While you COULD do it all as VMs, I have always put the backup server on a different physical host. When you found out after a lightning strike that your surge suppressor was worn out and all of the drives connected to the backplane on your disk shelf are now fried, it is nice to know that as soon as you get the new hardware in you can be online within a few hours. If you live in a city, or near to one you could have your system online within half a day. (When you make a production system using mirrors, put at least one member of each mirror in an independent disk shelf, with a different power and data path, hopefully through an independent sas controller. )
Presumably the file server has a pcie SAS card, not just volumes. You want the storage server to report on things like excessive crc errors, or interface resets that occur between the drives and the sas expanders, or between sas expanders and sas controllers. You also want the storage controller to be able to blink a dead drive so you don’t pull the live drive from a degraded mirror, killing the entire pool.
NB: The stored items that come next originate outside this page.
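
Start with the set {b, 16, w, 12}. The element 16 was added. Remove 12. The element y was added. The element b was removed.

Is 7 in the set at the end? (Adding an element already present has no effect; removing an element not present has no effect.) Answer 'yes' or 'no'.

Tracking the set through each operation:
Start: {12, 16, b, w}
Event 1 (add 16): already present, no change. Set: {12, 16, b, w}
Event 2 (remove 12): removed. Set: {16, b, w}
Event 3 (add y): added. Set: {16, b, w, y}
Event 4 (remove b): removed. Set: {16, w, y}

Final set: {16, w, y} (size 3)
7 is NOT in the final set.

Answer: no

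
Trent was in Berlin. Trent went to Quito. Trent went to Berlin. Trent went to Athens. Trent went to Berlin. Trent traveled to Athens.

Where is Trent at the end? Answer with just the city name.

Answer: Athens

Derivation:
Tracking Trent's location:
Start: Trent is in Berlin.
After move 1: Berlin -> Quito. Trent is in Quito.
After move 2: Quito -> Berlin. Trent is in Berlin.
After move 3: Berlin -> Athens. Trent is in Athens.
After move 4: Athens -> Berlin. Trent is in Berlin.
After move 5: Berlin -> Athens. Trent is in Athens.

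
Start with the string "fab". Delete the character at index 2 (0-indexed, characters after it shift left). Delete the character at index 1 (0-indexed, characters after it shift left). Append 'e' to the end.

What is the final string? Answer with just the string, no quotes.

Answer: fe

Derivation:
Applying each edit step by step:
Start: "fab"
Op 1 (delete idx 2 = 'b'): "fab" -> "fa"
Op 2 (delete idx 1 = 'a'): "fa" -> "f"
Op 3 (append 'e'): "f" -> "fe"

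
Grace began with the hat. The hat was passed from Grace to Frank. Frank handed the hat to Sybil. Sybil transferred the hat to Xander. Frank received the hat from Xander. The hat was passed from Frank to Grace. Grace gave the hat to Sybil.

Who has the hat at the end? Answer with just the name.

Answer: Sybil

Derivation:
Tracking the hat through each event:
Start: Grace has the hat.
After event 1: Frank has the hat.
After event 2: Sybil has the hat.
After event 3: Xander has the hat.
After event 4: Frank has the hat.
After event 5: Grace has the hat.
After event 6: Sybil has the hat.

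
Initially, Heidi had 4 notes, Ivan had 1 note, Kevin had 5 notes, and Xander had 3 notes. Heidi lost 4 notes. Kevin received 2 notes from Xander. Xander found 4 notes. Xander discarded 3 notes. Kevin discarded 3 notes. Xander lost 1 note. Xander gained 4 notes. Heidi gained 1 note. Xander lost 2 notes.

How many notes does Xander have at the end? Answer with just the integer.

Tracking counts step by step:
Start: Heidi=4, Ivan=1, Kevin=5, Xander=3
Event 1 (Heidi -4): Heidi: 4 -> 0. State: Heidi=0, Ivan=1, Kevin=5, Xander=3
Event 2 (Xander -> Kevin, 2): Xander: 3 -> 1, Kevin: 5 -> 7. State: Heidi=0, Ivan=1, Kevin=7, Xander=1
Event 3 (Xander +4): Xander: 1 -> 5. State: Heidi=0, Ivan=1, Kevin=7, Xander=5
Event 4 (Xander -3): Xander: 5 -> 2. State: Heidi=0, Ivan=1, Kevin=7, Xander=2
Event 5 (Kevin -3): Kevin: 7 -> 4. State: Heidi=0, Ivan=1, Kevin=4, Xander=2
Event 6 (Xander -1): Xander: 2 -> 1. State: Heidi=0, Ivan=1, Kevin=4, Xander=1
Event 7 (Xander +4): Xander: 1 -> 5. State: Heidi=0, Ivan=1, Kevin=4, Xander=5
Event 8 (Heidi +1): Heidi: 0 -> 1. State: Heidi=1, Ivan=1, Kevin=4, Xander=5
Event 9 (Xander -2): Xander: 5 -> 3. State: Heidi=1, Ivan=1, Kevin=4, Xander=3

Xander's final count: 3

Answer: 3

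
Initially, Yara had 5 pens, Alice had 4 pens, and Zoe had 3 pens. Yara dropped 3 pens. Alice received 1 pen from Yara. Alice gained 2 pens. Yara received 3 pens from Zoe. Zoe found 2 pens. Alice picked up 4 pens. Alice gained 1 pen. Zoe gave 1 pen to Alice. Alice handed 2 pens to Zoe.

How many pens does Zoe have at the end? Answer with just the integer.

Answer: 3

Derivation:
Tracking counts step by step:
Start: Yara=5, Alice=4, Zoe=3
Event 1 (Yara -3): Yara: 5 -> 2. State: Yara=2, Alice=4, Zoe=3
Event 2 (Yara -> Alice, 1): Yara: 2 -> 1, Alice: 4 -> 5. State: Yara=1, Alice=5, Zoe=3
Event 3 (Alice +2): Alice: 5 -> 7. State: Yara=1, Alice=7, Zoe=3
Event 4 (Zoe -> Yara, 3): Zoe: 3 -> 0, Yara: 1 -> 4. State: Yara=4, Alice=7, Zoe=0
Event 5 (Zoe +2): Zoe: 0 -> 2. State: Yara=4, Alice=7, Zoe=2
Event 6 (Alice +4): Alice: 7 -> 11. State: Yara=4, Alice=11, Zoe=2
Event 7 (Alice +1): Alice: 11 -> 12. State: Yara=4, Alice=12, Zoe=2
Event 8 (Zoe -> Alice, 1): Zoe: 2 -> 1, Alice: 12 -> 13. State: Yara=4, Alice=13, Zoe=1
Event 9 (Alice -> Zoe, 2): Alice: 13 -> 11, Zoe: 1 -> 3. State: Yara=4, Alice=11, Zoe=3

Zoe's final count: 3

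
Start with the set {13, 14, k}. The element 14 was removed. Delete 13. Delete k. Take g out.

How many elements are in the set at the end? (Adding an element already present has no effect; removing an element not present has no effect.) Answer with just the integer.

Tracking the set through each operation:
Start: {13, 14, k}
Event 1 (remove 14): removed. Set: {13, k}
Event 2 (remove 13): removed. Set: {k}
Event 3 (remove k): removed. Set: {}
Event 4 (remove g): not present, no change. Set: {}

Final set: {} (size 0)

Answer: 0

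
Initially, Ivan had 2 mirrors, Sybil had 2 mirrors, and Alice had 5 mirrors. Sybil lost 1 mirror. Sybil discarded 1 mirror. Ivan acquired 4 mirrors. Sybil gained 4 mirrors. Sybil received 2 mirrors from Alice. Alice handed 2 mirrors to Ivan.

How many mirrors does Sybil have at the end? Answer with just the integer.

Tracking counts step by step:
Start: Ivan=2, Sybil=2, Alice=5
Event 1 (Sybil -1): Sybil: 2 -> 1. State: Ivan=2, Sybil=1, Alice=5
Event 2 (Sybil -1): Sybil: 1 -> 0. State: Ivan=2, Sybil=0, Alice=5
Event 3 (Ivan +4): Ivan: 2 -> 6. State: Ivan=6, Sybil=0, Alice=5
Event 4 (Sybil +4): Sybil: 0 -> 4. State: Ivan=6, Sybil=4, Alice=5
Event 5 (Alice -> Sybil, 2): Alice: 5 -> 3, Sybil: 4 -> 6. State: Ivan=6, Sybil=6, Alice=3
Event 6 (Alice -> Ivan, 2): Alice: 3 -> 1, Ivan: 6 -> 8. State: Ivan=8, Sybil=6, Alice=1

Sybil's final count: 6

Answer: 6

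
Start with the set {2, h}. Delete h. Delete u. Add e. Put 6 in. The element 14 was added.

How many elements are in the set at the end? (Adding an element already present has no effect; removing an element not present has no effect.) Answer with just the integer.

Answer: 4

Derivation:
Tracking the set through each operation:
Start: {2, h}
Event 1 (remove h): removed. Set: {2}
Event 2 (remove u): not present, no change. Set: {2}
Event 3 (add e): added. Set: {2, e}
Event 4 (add 6): added. Set: {2, 6, e}
Event 5 (add 14): added. Set: {14, 2, 6, e}

Final set: {14, 2, 6, e} (size 4)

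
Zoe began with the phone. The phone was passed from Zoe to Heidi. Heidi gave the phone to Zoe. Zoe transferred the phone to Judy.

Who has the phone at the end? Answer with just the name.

Tracking the phone through each event:
Start: Zoe has the phone.
After event 1: Heidi has the phone.
After event 2: Zoe has the phone.
After event 3: Judy has the phone.

Answer: Judy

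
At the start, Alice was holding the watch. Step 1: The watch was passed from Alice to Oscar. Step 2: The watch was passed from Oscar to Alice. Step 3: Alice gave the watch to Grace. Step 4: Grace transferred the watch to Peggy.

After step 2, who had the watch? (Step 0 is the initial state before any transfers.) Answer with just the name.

Answer: Alice

Derivation:
Tracking the watch holder through step 2:
After step 0 (start): Alice
After step 1: Oscar
After step 2: Alice

At step 2, the holder is Alice.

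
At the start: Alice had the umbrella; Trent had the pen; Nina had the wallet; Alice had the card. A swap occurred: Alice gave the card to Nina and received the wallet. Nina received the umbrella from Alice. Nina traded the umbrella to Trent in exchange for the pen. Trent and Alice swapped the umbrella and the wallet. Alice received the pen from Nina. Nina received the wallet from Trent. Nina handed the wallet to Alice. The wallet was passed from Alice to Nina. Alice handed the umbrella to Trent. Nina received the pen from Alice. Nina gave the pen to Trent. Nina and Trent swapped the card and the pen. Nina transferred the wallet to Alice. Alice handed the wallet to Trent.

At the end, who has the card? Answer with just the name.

Answer: Trent

Derivation:
Tracking all object holders:
Start: umbrella:Alice, pen:Trent, wallet:Nina, card:Alice
Event 1 (swap card<->wallet: now card:Nina, wallet:Alice). State: umbrella:Alice, pen:Trent, wallet:Alice, card:Nina
Event 2 (give umbrella: Alice -> Nina). State: umbrella:Nina, pen:Trent, wallet:Alice, card:Nina
Event 3 (swap umbrella<->pen: now umbrella:Trent, pen:Nina). State: umbrella:Trent, pen:Nina, wallet:Alice, card:Nina
Event 4 (swap umbrella<->wallet: now umbrella:Alice, wallet:Trent). State: umbrella:Alice, pen:Nina, wallet:Trent, card:Nina
Event 5 (give pen: Nina -> Alice). State: umbrella:Alice, pen:Alice, wallet:Trent, card:Nina
Event 6 (give wallet: Trent -> Nina). State: umbrella:Alice, pen:Alice, wallet:Nina, card:Nina
Event 7 (give wallet: Nina -> Alice). State: umbrella:Alice, pen:Alice, wallet:Alice, card:Nina
Event 8 (give wallet: Alice -> Nina). State: umbrella:Alice, pen:Alice, wallet:Nina, card:Nina
Event 9 (give umbrella: Alice -> Trent). State: umbrella:Trent, pen:Alice, wallet:Nina, card:Nina
Event 10 (give pen: Alice -> Nina). State: umbrella:Trent, pen:Nina, wallet:Nina, card:Nina
Event 11 (give pen: Nina -> Trent). State: umbrella:Trent, pen:Trent, wallet:Nina, card:Nina
Event 12 (swap card<->pen: now card:Trent, pen:Nina). State: umbrella:Trent, pen:Nina, wallet:Nina, card:Trent
Event 13 (give wallet: Nina -> Alice). State: umbrella:Trent, pen:Nina, wallet:Alice, card:Trent
Event 14 (give wallet: Alice -> Trent). State: umbrella:Trent, pen:Nina, wallet:Trent, card:Trent

Final state: umbrella:Trent, pen:Nina, wallet:Trent, card:Trent
The card is held by Trent.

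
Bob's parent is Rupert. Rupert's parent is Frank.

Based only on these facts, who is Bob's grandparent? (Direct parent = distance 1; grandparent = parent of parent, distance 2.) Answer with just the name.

Reconstructing the parent chain from the given facts:
  Frank -> Rupert -> Bob
(each arrow means 'parent of the next')
Positions in the chain (0 = top):
  position of Frank: 0
  position of Rupert: 1
  position of Bob: 2

Bob is at position 2; the grandparent is 2 steps up the chain, i.e. position 0: Frank.

Answer: Frank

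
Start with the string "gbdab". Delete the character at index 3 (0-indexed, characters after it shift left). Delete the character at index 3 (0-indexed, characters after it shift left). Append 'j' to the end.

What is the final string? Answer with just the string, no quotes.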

If you did it all as VMs, I would give the backup server it’s own SAS card to attach the backup hard drives to, that way it makes it much more difficult for another VM to compromise the backup drives. It would be more vulnerable to user error if you just gave it volumes.
Having the backup server and the primary server have independent isolated sas controllers does make it so that you have to be physically present if you find you need to replace your primary pool with your backup pool.
If you are just assigning drives to VMs you can unallocated a set of drives from your backup server and then allocate it to your primary server.
The backup server does not need much CPU or RAM, it needs to perform its work eventually, not right now. Usually just scheduling backups for off times is enough.
Snapshot hourly or daily of data drives, then send the diff of the snapshots to the backup server. I have heard of some zfs horror stories of corrupted directories, and will usually wait an extra day before applying the last snapshot to the replicated array. This does mean that I need to have a fairly high bandwidth and high endurance location to store the short duration daily diffs.